B612 - Beauty & Filter Camera : 100,000,0

The Communication category appears to be completely saturated by WhatsApp, Google, and Facebook Messenger. 

The second most popular category Video Player is dominated by other giants like Youtube, Google, and MX Player. 

The third most popular category Social follows a similar pattern. 

A major concern here is that these categories might not be the most popular and that we have achieved skewed results due to these apps with huge user bases which are hard to compete against. 

If we look at the Books and Reference category's most popular apps we find a shorter list of apps as compared to other categories which implies there is area of opportunity. Books and Reference is the 11th most popular genre. However we know that the top genres might only appear to be popular due to apps with enormous user bases like Facebook, which might skew the data. 

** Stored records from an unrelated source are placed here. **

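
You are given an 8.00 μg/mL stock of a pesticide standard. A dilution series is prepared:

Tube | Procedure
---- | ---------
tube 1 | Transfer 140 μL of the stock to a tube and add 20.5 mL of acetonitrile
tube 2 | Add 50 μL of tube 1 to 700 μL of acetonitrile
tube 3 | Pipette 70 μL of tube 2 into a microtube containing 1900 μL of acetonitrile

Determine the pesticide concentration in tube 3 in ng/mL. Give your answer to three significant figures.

0.129 ng/mL

Step 1: 140 μL + 20.5 mL = 20640 μL total → factor 20640/140 = 147.43
Step 2: 50 μL + 700 μL = 750 μL total → factor 750/50 = 15
Step 3: 70 μL + 1900 μL = 1970 μL total → factor 1970/70 = 28.143
Overall dilution factor = 147.43 × 15 × 28.143 = 62236
Final = 8.00 μg/mL / 62236 = 0.0001285 μg/mL = 0.129 ng/mL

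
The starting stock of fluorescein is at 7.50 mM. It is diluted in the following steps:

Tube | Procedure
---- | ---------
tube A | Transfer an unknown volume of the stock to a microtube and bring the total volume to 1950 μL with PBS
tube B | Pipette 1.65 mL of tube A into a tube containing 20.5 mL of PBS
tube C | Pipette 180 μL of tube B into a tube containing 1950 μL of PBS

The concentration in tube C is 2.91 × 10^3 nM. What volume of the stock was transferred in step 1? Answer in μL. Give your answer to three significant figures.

Step 1: v brought to 1950 μL → factor = 1950 μL/v
Step 2: 1.65 mL + 20.5 mL = 22.15 mL total → factor 22.15/1.65 = 13.424
Step 3: 180 μL + 1950 μL = 2130 μL total → factor 2130/180 = 11.833
Product of known-step factors = 158.85
Overall factor = 7.50 mM / (2.91 × 10^3 nM) = 2577.3
Step-1 factor = 2577.3 / 158.85 = 16.225
v = 1950 μL / 16.225 = 120 μL

120 μL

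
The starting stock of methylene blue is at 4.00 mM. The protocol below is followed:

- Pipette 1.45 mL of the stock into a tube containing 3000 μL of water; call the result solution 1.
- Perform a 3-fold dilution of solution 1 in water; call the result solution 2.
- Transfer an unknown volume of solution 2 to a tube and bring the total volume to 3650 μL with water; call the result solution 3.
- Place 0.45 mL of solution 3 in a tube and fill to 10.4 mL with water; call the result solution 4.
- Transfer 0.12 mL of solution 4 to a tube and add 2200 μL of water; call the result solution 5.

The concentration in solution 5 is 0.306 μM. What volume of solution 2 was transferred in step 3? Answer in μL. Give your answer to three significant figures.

1.15 × 10^3 μL

Step 1: 1.45 mL + 3000 μL = 4.45 mL total → factor 4.45/1.45 = 3.069
Step 2: 3-fold → factor 3
Step 3: v brought to 3650 μL → factor = 3650 μL/v
Step 4: 0.45 mL brought to 10.4 mL → factor 10.4/0.45 = 23.111
Step 5: 0.12 mL + 2200 μL = 2.32 mL total → factor 2.32/0.12 = 19.333
Product of known-step factors = 4113.8
Overall factor = 4.00 mM / (0.306 μM) = 13072
Step-3 factor = 13072 / 4113.8 = 3.1776
v = 3650 μL / 3.1776 = 1.15 × 10^3 μL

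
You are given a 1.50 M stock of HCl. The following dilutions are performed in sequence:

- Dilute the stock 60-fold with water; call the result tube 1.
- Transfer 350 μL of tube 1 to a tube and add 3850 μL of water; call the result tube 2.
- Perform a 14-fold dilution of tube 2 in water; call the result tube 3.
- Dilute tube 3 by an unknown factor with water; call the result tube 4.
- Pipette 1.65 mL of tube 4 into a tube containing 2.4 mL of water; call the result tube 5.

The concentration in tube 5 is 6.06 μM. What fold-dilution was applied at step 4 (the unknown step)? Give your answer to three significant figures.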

The market seems to be saturated with libraries and software for processing and reading ebooks, so we need to add some special features to our book application. This might include an audiobook version, daily reading goals, a discussion forum, and in-app dictionary tool, etc.

## 3.0 Conclusion

In this project, we analyzed data about the App Store and Google Play mobile apps with the goal of recommending an app profile that can be profitable for both markets.

We concluded that taking a popular book (perhaps a more recent book) and turning it into an app could be profitable for both the Google Play and the App Store markets. The markets are already full of libraries, so we need to add some special features besides the raw version of the book. This might include daily quotes from the book, an audio version of the book, quizzes on the book, a forum where people can discuss the book, etc.